Steve McQueen — the one who is alive and directed 12 Years a Slave — interviews Kanye West for Interview Magazine and it is kind of amazing.
So you talk about doing all of these other things, which is great, but there’s really no amount of money that could make you more influential than you are now. So my question is: What are you going to do with all of the influence that you have right now?
Well, influence isn’t my definition of success — it’s a by-product of my creativity. I just want to create more. I would be fine with making less money. I actually spend the majority of my money attempting to create more things. Not buying things or solidifying myself or trying to make my house bigger, or trying to show people how many Louis Vuitton bags I can get, or buying my way to a good seat at the table. My definition of success, again, is getting my ideas out there…You know, people say things about creativity and jobs and every 10 years, blah, blah, blah. But I don’t have a desire to not continue making music. When I left Chicago and moved to New York, it wasn’t because I didn’t love Chicago; it was because I needed to go to New York. So right now, I’ve got other innovations and other thoughts that I want to pursue. As I was saying earlier, I create like a 3-year-old. When you’re 3, you wake up one morning and say, “I wanna ride a bike.” And then the next day, you wake up and say, “I wanna draw.” I don’t want to be in a situation where, because I was good enough at riding a bike one day, then that’s all I can do for the rest of my life.
My personal favorite part of the interview comes right after, when Kanye apologizes to McQueen for using a film metaphor (“I feel like I’m working with better cameras”) and pinpointing what I did not know was a pet peeve of mine all along:
Steve, please forgive me because I feel like it’s super-patronizing whenever someone does an analogy or a metaphor that relates to the field that you currently work in…I’m sorry. I find it super-insulting whenever people give me a music analogy.
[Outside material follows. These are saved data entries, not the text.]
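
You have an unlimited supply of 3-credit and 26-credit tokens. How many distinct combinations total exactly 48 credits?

Need nonnegative integers with 3j + 26k = 48.
gcd(3, 26) = 1, and 3·(9) + 26·(-1) = 1.
So (j₀, k₀) = (432, -48); general j = 432 + 26t, k = -48 - 3t.
j ≥ 0 ⇒ t ≥ -16; k ≥ 0 ⇒ t ≤ -16. That's 1 value of t.

1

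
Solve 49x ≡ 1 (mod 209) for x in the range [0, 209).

gcd(209, 49) = 1  (209 = 4*49 + 13, 49 = 3*13 + 10, 13 = 1*10 + 3, 10 = 3*3 + 1, 3 = 3*1).
Back-substituting, 49*(64) + 209*(-15) = 1.
So 49*64 ≡ 1 (mod 209), and 64 mod 209 = 64.

64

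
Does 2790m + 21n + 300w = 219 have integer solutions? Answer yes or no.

yes

gcd(2790, 21):
  2790 = 132·21 + 18
  21 = 1·18 + 3
  18 = 6·3
so gcd(2790, 21) = 3.
gcd(3, 300) = 3.
3 divides 219, so integer solutions exist.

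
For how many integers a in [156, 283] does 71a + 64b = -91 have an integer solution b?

gcd(71, 64) = 1.
By Bézout, 71×(-9) + 64×(10) = 1.
Particular solution: (51, -58).
General solution: a = 51 + 64t, b = -58 - 71t for integer t.
156 ≤ 51 + 64t ≤ 283 gives t ∈ [2, 3], which is 2 values.

2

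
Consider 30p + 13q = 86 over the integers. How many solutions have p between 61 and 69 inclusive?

1

gcd(30, 13) = 1.
By Bézout, 30*(-3) + 13*(7) = 1.
Particular solution: (2, 2).
General solution: p = 2 + 13t, q = 2 - 30t for integer t.
61 ≤ 2 + 13t ≤ 69 gives t ∈ [5, 5], which is 1 value.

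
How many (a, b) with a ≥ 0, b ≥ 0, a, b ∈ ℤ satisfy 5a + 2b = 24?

3

gcd(5, 2):
  5 = 2×2 + 1
  2 = 2×1
so gcd(5, 2) = 1.
Back-substitute for Bézout coefficients:
  1 = 5 - 2×2
  ... = 5×(1) + 2×(-2)
Scale by 24: one solution is (24, -48). Reduce a mod 2: (0, 12).
General: a = 0 + 2t, b = 12 - 5t.
a ≥ 0 ⇒ t ≥ 0; b ≥ 0 ⇒ t ≤ 2. So t ∈ [0, 2]: 3 solutions.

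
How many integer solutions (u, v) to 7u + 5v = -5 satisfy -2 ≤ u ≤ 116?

24

gcd(7, 5) = 1  (7 = 1*5 + 2, 5 = 2*2 + 1, 2 = 2*1).
Back-substituting, 7*(-2) + 5*(3) = 1.
Scale by -5: particular solution (10, -15); reduce u mod 5: (0, -1).
General solution: u = 0 + 5t, v = -1 - 7t for integer t.
-2 ≤ 0 + 5t ≤ 116 gives t ∈ [0, 23], which is 24 values.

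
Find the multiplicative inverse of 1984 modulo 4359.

301

gcd(4359, 1984) = 1.
By Bézout, 1984·(301) + 4359·(-137) = 1.
So 1984·301 ≡ 1 (mod 4359), and 301 mod 4359 = 301.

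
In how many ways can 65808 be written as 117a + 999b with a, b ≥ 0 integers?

5

gcd(999, 117):
  999 = 8·117 + 63
  117 = 1·63 + 54
  63 = 1·54 + 9
  54 = 6·9
so gcd(999, 117) = 9.
Back-substitute for Bézout coefficients:
  9 = 63 - 1·54
  ... = 117·(-17) + 999·(2)
Scale by 7312: one solution is (-124304, 14624). Reduce a mod 111: (16, 64).
General: a = 16 + 111t, b = 64 - 13t.
a ≥ 0 ⇒ t ≥ 0; b ≥ 0 ⇒ t ≤ 4. So t ∈ [0, 4]: 5 solutions.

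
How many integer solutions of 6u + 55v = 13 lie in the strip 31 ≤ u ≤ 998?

gcd(55, 6):
  55 = 9×6 + 1
  6 = 6×1
so gcd(55, 6) = 1.
Back-substitute for Bézout coefficients:
  1 = 55 - 9×6
  ... = 6×(-9) + 55×(1)
Scale by 13: particular solution (-117, 13); reduce u mod 55: (48, -5).
General solution: u = 48 + 55t, v = -5 - 6t for integer t.
31 ≤ 48 + 55t ≤ 998 gives t ∈ [0, 17], which is 18 values.

18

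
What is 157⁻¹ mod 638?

191

gcd(638, 157) = 1  (638 = 4*157 + 10, 157 = 15*10 + 7, 10 = 1*7 + 3, 7 = 2*3 + 1, 3 = 3*1).
Back-substituting, 157*(191) + 638*(-47) = 1.
So 157*191 ≡ 1 (mod 638), and 191 mod 638 = 191.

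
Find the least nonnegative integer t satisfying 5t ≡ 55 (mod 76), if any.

11

gcd(76, 5) = 1  (76 = 15×5 + 1, 5 = 5×1).
1 divides 55, so solutions exist.
Back-substituting, 5×(-15) + 76×(1) = 1.
So 5×(-15) ≡ 1 (mod 76); multiply by 55: t ≡ -825 (mod 76).
Smallest nonnegative: t = -825 mod 76 = 11.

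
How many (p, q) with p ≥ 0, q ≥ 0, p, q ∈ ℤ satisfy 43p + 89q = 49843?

gcd(89, 43) = 1  (89 = 2×43 + 3, 43 = 14×3 + 1, 3 = 3×1).
Back-substituting, 43×(29) + 89×(-14) = 1.
Scale by 49843: one solution is (1445447, -697802). Reduce p mod 89: (87, 518).
General: p = 87 + 89t, q = 518 - 43t.
p ≥ 0 ⇒ t ≥ 0; q ≥ 0 ⇒ t ≤ 12. So t ∈ [0, 12]: 13 solutions.

13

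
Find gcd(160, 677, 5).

1

gcd(677, 160):
  677 = 4*160 + 37
  160 = 4*37 + 12
  37 = 3*12 + 1
  12 = 12*1
so gcd(677, 160) = 1.
gcd(1, 5) = 1.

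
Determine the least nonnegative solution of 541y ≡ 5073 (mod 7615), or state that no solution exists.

gcd(7615, 541) = 1.
1 divides 5073, so solutions exist.
By Bézout, 541×(-929) + 7615×(66) = 1.
So 541×(-929) ≡ 1 (mod 7615); multiply by 5073: y ≡ -4712817 (mod 7615).
Smallest nonnegative: y = -4712817 mod 7615 = 868.

868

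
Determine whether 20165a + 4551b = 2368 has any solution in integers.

yes

gcd(20165, 4551):
  20165 = 4×4551 + 1961
  4551 = 2×1961 + 629
  1961 = 3×629 + 74
  629 = 8×74 + 37
  74 = 2×37
so gcd(20165, 4551) = 37.
37 divides 2368, so integer solutions exist.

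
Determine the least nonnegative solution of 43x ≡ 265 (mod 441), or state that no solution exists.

gcd(441, 43) = 1.
1 divides 265, so solutions exist.
By Bézout, 43*(-41) + 441*(4) = 1.
So 43*(-41) ≡ 1 (mod 441); multiply by 265: x ≡ -10865 (mod 441).
Smallest nonnegative: x = -10865 mod 441 = 160.

160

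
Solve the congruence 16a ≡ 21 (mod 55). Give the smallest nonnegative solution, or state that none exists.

gcd(55, 16) = 1.
1 divides 21, so solutions exist.
By Bézout, 16×(-24) + 55×(7) = 1.
So 16×(-24) ≡ 1 (mod 55); multiply by 21: a ≡ -504 (mod 55).
Smallest nonnegative: a = -504 mod 55 = 46.

46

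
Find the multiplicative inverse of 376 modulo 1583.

gcd(1583, 376) = 1.
By Bézout, 376*(-501) + 1583*(119) = 1.
So 376*-501 ≡ 1 (mod 1583), and -501 mod 1583 = 1082.

1082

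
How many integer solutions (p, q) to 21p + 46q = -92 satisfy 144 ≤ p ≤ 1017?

gcd(46, 21) = 1  (46 = 2*21 + 4, 21 = 5*4 + 1, 4 = 4*1).
Back-substituting, 21*(11) + 46*(-5) = 1.
Scale by -92: particular solution (-1012, 460); reduce p mod 46: (0, -2).
General solution: p = 0 + 46t, q = -2 - 21t for integer t.
144 ≤ 0 + 46t ≤ 1017 gives t ∈ [4, 22], which is 19 values.

19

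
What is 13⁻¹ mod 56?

gcd(56, 13) = 1  (56 = 4·13 + 4, 13 = 3·4 + 1, 4 = 4·1).
Back-substituting, 13·(13) + 56·(-3) = 1.
So 13·13 ≡ 1 (mod 56), and 13 mod 56 = 13.

13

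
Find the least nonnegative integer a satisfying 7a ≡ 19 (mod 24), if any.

13

gcd(24, 7) = 1.
1 divides 19, so solutions exist.
By Bézout, 7*(7) + 24*(-2) = 1.
So 7*(7) ≡ 1 (mod 24); multiply by 19: a ≡ 133 (mod 24).
Smallest nonnegative: a = 133 mod 24 = 13.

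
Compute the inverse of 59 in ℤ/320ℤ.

gcd(320, 59) = 1.
By Bézout, 59·(-141) + 320·(26) = 1.
So 59·-141 ≡ 1 (mod 320), and -141 mod 320 = 179.

179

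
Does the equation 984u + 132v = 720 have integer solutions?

gcd(984, 132) = 12.
12 divides 720, so integer solutions exist.

yes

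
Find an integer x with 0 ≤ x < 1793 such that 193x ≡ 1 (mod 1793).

288

gcd(1793, 193) = 1.
By Bézout, 193×(288) + 1793×(-31) = 1.
So 193×288 ≡ 1 (mod 1793), and 288 mod 1793 = 288.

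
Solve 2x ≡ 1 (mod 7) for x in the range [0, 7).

4

gcd(7, 2) = 1.
By Bézout, 2×(-3) + 7×(1) = 1.
So 2×-3 ≡ 1 (mod 7), and -3 mod 7 = 4.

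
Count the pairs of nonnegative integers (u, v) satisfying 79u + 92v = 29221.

gcd(92, 79) = 1.
By Bézout, 79×(7) + 92×(-6) = 1.
One solution: (31, 291).
General: u = 31 + 92t, v = 291 - 79t.
u ≥ 0 ⇒ t ≥ 0; v ≥ 0 ⇒ t ≤ 3. So t ∈ [0, 3]: 4 solutions.

4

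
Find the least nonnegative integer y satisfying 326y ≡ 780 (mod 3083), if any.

2291

gcd(3083, 326) = 1.
1 divides 780, so solutions exist.
By Bézout, 326×(331) + 3083×(-35) = 1.
So 326×(331) ≡ 1 (mod 3083); multiply by 780: y ≡ 258180 (mod 3083).
Smallest nonnegative: y = 258180 mod 3083 = 2291.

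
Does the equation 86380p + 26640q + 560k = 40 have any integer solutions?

yes

gcd(86380, 26640) = 20  (86380 = 3·26640 + 6460, 26640 = 4·6460 + 800, 6460 = 8·800 + 60, 800 = 13·60 + 20, 60 = 3·20).
gcd(20, 560) = 20.
20 divides 40, so integer solutions exist.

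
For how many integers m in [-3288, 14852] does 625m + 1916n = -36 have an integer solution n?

10

gcd(1916, 625) = 1  (1916 = 3·625 + 41, 625 = 15·41 + 10, 41 = 4·10 + 1, 10 = 10·1).
Back-substituting, 625·(-187) + 1916·(61) = 1.
Scale by -36: particular solution (6732, -2196); reduce m mod 1916: (984, -321).
General solution: m = 984 + 1916t, n = -321 - 625t for integer t.
-3288 ≤ 984 + 1916t ≤ 14852 gives t ∈ [-2, 7], which is 10 values.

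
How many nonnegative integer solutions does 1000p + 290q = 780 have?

gcd(1000, 290):
  1000 = 3×290 + 130
  290 = 2×130 + 30
  130 = 4×30 + 10
  30 = 3×10
so gcd(1000, 290) = 10.
Back-substitute for Bézout coefficients:
  10 = 130 - 4×30
  ... = 1000×(9) + 290×(-31)
Scale by 78: one solution is (702, -2418). Reduce p mod 29: (6, -18).
General: p = 6 + 29t, q = -18 - 100t.
p ≥ 0 ⇒ t ≥ 0; q ≥ 0 ⇒ t ≤ -1. So t ∈ [0, -1]: 0 solutions.

0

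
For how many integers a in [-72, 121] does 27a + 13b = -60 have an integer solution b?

gcd(27, 13):
  27 = 2*13 + 1
  13 = 13*1
so gcd(27, 13) = 1.
Back-substitute for Bézout coefficients:
  1 = 27 - 2*13
  ... = 27*(1) + 13*(-2)
Scale by -60: particular solution (-60, 120); reduce a mod 13: (5, -15).
General solution: a = 5 + 13t, b = -15 - 27t for integer t.
-72 ≤ 5 + 13t ≤ 121 gives t ∈ [-5, 8], which is 14 values.

14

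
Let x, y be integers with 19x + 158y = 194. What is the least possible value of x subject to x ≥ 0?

110

gcd(158, 19) = 1  (158 = 8×19 + 6, 19 = 3×6 + 1, 6 = 6×1).
1 divides 194, so solutions exist.
Back-substituting, 19×(25) + 158×(-3) = 1.
Scale by 194/1 = 194: (x₀, y₀) = (4850, -582).
General solution: x = 4850 + 158t, y = -582 - 19t for integer t.
x ≥ 0: smallest is 4850 mod 158 = 110 (at t = -30), with y = -12.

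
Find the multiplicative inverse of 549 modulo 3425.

gcd(3425, 549) = 1.
By Bézout, 549×(549) + 3425×(-88) = 1.
So 549×549 ≡ 1 (mod 3425), and 549 mod 3425 = 549.

549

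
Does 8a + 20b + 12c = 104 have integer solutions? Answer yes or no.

yes

gcd(20, 8):
  20 = 2·8 + 4
  8 = 2·4
so gcd(20, 8) = 4.
gcd(4, 12) = 4.
4 divides 104, so integer solutions exist.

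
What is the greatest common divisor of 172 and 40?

4

gcd(172, 40):
  172 = 4×40 + 12
  40 = 3×12 + 4
  12 = 3×4
so gcd(172, 40) = 4.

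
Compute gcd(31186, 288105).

gcd(288105, 31186) = 1  (288105 = 9×31186 + 7431, 31186 = 4×7431 + 1462, 7431 = 5×1462 + 121, 1462 = 12×121 + 10, 121 = 12×10 + 1, 10 = 10×1).

1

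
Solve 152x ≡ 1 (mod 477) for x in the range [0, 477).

gcd(477, 152):
  477 = 3·152 + 21
  152 = 7·21 + 5
  21 = 4·5 + 1
  5 = 5·1
so gcd(477, 152) = 1.
Back-substitute for Bézout coefficients:
  1 = 21 - 4·5
  ... = 152·(-91) + 477·(29)
So 152·-91 ≡ 1 (mod 477), and -91 mod 477 = 386.

386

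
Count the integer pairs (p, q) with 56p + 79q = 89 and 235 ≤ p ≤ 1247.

gcd(79, 56) = 1  (79 = 1*56 + 23, 56 = 2*23 + 10, 23 = 2*10 + 3, 10 = 3*3 + 1, 3 = 3*1).
Back-substituting, 56*(24) + 79*(-17) = 1.
Scale by 89: particular solution (2136, -1513); reduce p mod 79: (3, -1).
General solution: p = 3 + 79t, q = -1 - 56t for integer t.
235 ≤ 3 + 79t ≤ 1247 gives t ∈ [3, 15], which is 13 values.

13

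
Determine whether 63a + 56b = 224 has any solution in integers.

yes

gcd(63, 56) = 7  (63 = 1*56 + 7, 56 = 8*7).
7 divides 224, so integer solutions exist.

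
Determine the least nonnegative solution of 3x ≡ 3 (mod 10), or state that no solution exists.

gcd(10, 3) = 1.
1 divides 3, so solutions exist.
By Bézout, 3*(-3) + 10*(1) = 1.
So 3*(-3) ≡ 1 (mod 10); multiply by 3: x ≡ -9 (mod 10).
Smallest nonnegative: x = -9 mod 10 = 1.

1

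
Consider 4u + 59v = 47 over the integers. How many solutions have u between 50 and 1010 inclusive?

gcd(59, 4):
  59 = 14*4 + 3
  4 = 1*3 + 1
  3 = 3*1
so gcd(59, 4) = 1.
Back-substitute for Bézout coefficients:
  1 = 4 - 1*3
  ... = 4*(15) + 59*(-1)
Scale by 47: particular solution (705, -47); reduce u mod 59: (56, -3).
General solution: u = 56 + 59t, v = -3 - 4t for integer t.
50 ≤ 56 + 59t ≤ 1010 gives t ∈ [0, 16], which is 17 values.

17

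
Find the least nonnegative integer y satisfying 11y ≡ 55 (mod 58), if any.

gcd(58, 11):
  58 = 5*11 + 3
  11 = 3*3 + 2
  3 = 1*2 + 1
  2 = 2*1
so gcd(58, 11) = 1.
1 divides 55, so solutions exist.
Back-substitute for Bézout coefficients:
  1 = 3 - 1*2
  ... = 11*(-21) + 58*(4)
So 11*(-21) ≡ 1 (mod 58); multiply by 55: y ≡ -1155 (mod 58).
Smallest nonnegative: y = -1155 mod 58 = 5.

5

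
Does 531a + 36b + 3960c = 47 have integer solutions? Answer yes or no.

gcd(531, 36) = 9  (531 = 14·36 + 27, 36 = 1·27 + 9, 27 = 3·9).
gcd(9, 3960) = 9.
9 does not divide 47 (remainder 2), so no integer solutions.

no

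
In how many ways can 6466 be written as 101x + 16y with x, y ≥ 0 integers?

4

gcd(101, 16) = 1  (101 = 6×16 + 5, 16 = 3×5 + 1, 5 = 5×1).
Back-substituting, 101×(-3) + 16×(19) = 1.
Scale by 6466: one solution is (-19398, 122854). Reduce x mod 16: (10, 341).
General: x = 10 + 16t, y = 341 - 101t.
x ≥ 0 ⇒ t ≥ 0; y ≥ 0 ⇒ t ≤ 3. So t ∈ [0, 3]: 4 solutions.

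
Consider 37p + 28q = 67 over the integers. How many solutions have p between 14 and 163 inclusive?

gcd(37, 28):
  37 = 1*28 + 9
  28 = 3*9 + 1
  9 = 9*1
so gcd(37, 28) = 1.
Back-substitute for Bézout coefficients:
  1 = 28 - 3*9
  ... = 37*(-3) + 28*(4)
Scale by 67: particular solution (-201, 268); reduce p mod 28: (23, -28).
General solution: p = 23 + 28t, q = -28 - 37t for integer t.
14 ≤ 23 + 28t ≤ 163 gives t ∈ [0, 5], which is 6 values.

6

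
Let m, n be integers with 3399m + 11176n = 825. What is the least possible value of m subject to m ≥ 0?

671

gcd(11176, 3399) = 11.
11 divides 825, so solutions exist.
By Bézout, 3399·(-411) + 11176·(125) = 11.
Scale by 825/11 = 75: (m₀, n₀) = (-30825, 9375).
General solution: m = -30825 + 1016t, n = 9375 - 309t for integer t.
m ≥ 0: smallest is -30825 mod 1016 = 671 (at t = 31), with n = -204.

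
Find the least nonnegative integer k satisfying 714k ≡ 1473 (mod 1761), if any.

gcd(1761, 714) = 3.
3 divides 1473, so solutions exist.
By Bézout, 714*(37) + 1761*(-15) = 3.
So 714*(37) ≡ 3 (mod 1761); multiply by 491: k ≡ 18167 (mod 587).
Smallest nonnegative: k = 18167 mod 587 = 557.

557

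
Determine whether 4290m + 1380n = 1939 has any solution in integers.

no

gcd(4290, 1380) = 30  (4290 = 3·1380 + 150, 1380 = 9·150 + 30, 150 = 5·30).
30 does not divide 1939 (remainder 19), so no integer solutions.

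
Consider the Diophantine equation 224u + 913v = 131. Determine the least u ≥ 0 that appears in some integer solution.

gcd(913, 224) = 1.
1 divides 131, so solutions exist.
By Bézout, 224·(322) + 913·(-79) = 1.
Scale by 131/1 = 131: (u₀, v₀) = (42182, -10349).
General solution: u = 42182 + 913t, v = -10349 - 224t for integer t.
u ≥ 0: smallest is 42182 mod 913 = 184 (at t = -46), with v = -45.

184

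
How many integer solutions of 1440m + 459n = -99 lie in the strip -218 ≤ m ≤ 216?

gcd(1440, 459) = 9  (1440 = 3·459 + 63, 459 = 7·63 + 18, 63 = 3·18 + 9, 18 = 2·9).
Back-substituting, 1440·(22) + 459·(-69) = 9.
Scale by -11: particular solution (-242, 759); reduce m mod 51: (13, -41).
General solution: m = 13 + 51t, n = -41 - 160t for integer t.
-218 ≤ 13 + 51t ≤ 216 gives t ∈ [-4, 3], which is 8 values.

8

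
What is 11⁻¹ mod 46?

gcd(46, 11) = 1.
By Bézout, 11*(21) + 46*(-5) = 1.
So 11*21 ≡ 1 (mod 46), and 21 mod 46 = 21.

21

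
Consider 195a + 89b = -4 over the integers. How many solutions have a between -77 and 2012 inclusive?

23

gcd(195, 89) = 1  (195 = 2·89 + 17, 89 = 5·17 + 4, 17 = 4·4 + 1, 4 = 4·1).
Back-substituting, 195·(21) + 89·(-46) = 1.
Scale by -4: particular solution (-84, 184); reduce a mod 89: (5, -11).
General solution: a = 5 + 89t, b = -11 - 195t for integer t.
-77 ≤ 5 + 89t ≤ 2012 gives t ∈ [0, 22], which is 23 values.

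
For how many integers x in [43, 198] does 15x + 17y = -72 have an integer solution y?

gcd(17, 15) = 1  (17 = 1×15 + 2, 15 = 7×2 + 1, 2 = 2×1).
Back-substituting, 15×(8) + 17×(-7) = 1.
Scale by -72: particular solution (-576, 504); reduce x mod 17: (2, -6).
General solution: x = 2 + 17t, y = -6 - 15t for integer t.
43 ≤ 2 + 17t ≤ 198 gives t ∈ [3, 11], which is 9 values.

9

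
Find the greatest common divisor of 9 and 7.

gcd(9, 7) = 1  (9 = 1×7 + 2, 7 = 3×2 + 1, 2 = 2×1).

1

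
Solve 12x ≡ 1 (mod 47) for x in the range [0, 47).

gcd(47, 12) = 1.
By Bézout, 12*(4) + 47*(-1) = 1.
So 12*4 ≡ 1 (mod 47), and 4 mod 47 = 4.

4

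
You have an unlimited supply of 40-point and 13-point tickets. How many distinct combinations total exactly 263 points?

1

Need nonnegative integers with 40j + 13k = 263.
gcd(40, 13) = 1, and 40·(1) + 13·(-3) = 1.
So (j₀, k₀) = (263, -789); general j = 263 + 13t, k = -789 - 40t.
j ≥ 0 ⇒ t ≥ -20; k ≥ 0 ⇒ t ≤ -20. That's 1 value of t.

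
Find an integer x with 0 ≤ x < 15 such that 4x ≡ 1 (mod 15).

gcd(15, 4) = 1  (15 = 3·4 + 3, 4 = 1·3 + 1, 3 = 3·1).
Back-substituting, 4·(4) + 15·(-1) = 1.
So 4·4 ≡ 1 (mod 15), and 4 mod 15 = 4.

4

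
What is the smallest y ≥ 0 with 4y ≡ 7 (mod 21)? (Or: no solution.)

gcd(21, 4):
  21 = 5*4 + 1
  4 = 4*1
so gcd(21, 4) = 1.
1 divides 7, so solutions exist.
Back-substitute for Bézout coefficients:
  1 = 21 - 5*4
  ... = 4*(-5) + 21*(1)
So 4*(-5) ≡ 1 (mod 21); multiply by 7: y ≡ -35 (mod 21).
Smallest nonnegative: y = -35 mod 21 = 7.

7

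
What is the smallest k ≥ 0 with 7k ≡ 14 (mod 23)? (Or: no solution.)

gcd(23, 7) = 1.
1 divides 14, so solutions exist.
By Bézout, 7·(10) + 23·(-3) = 1.
So 7·(10) ≡ 1 (mod 23); multiply by 14: k ≡ 140 (mod 23).
Smallest nonnegative: k = 140 mod 23 = 2.

2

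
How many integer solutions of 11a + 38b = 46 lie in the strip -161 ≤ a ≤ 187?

gcd(38, 11):
  38 = 3×11 + 5
  11 = 2×5 + 1
  5 = 5×1
so gcd(38, 11) = 1.
Back-substitute for Bézout coefficients:
  1 = 11 - 2×5
  ... = 11×(7) + 38×(-2)
Scale by 46: particular solution (322, -92); reduce a mod 38: (18, -4).
General solution: a = 18 + 38t, b = -4 - 11t for integer t.
-161 ≤ 18 + 38t ≤ 187 gives t ∈ [-4, 4], which is 9 values.

9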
It’s like, “You know, I would have understood it if you just said it in English. You didn’t have to put it in music terms, like you somehow know more about music or I would understand it better if it were in music terms.” So please forgive me for putting that in film terms. I mean, talking about film to Steve McQueen …
I mean, okay, the best part is when he says he coped with the post-Taylor Swift incident blues with “god, sex, and alcohol,” but I also liked that.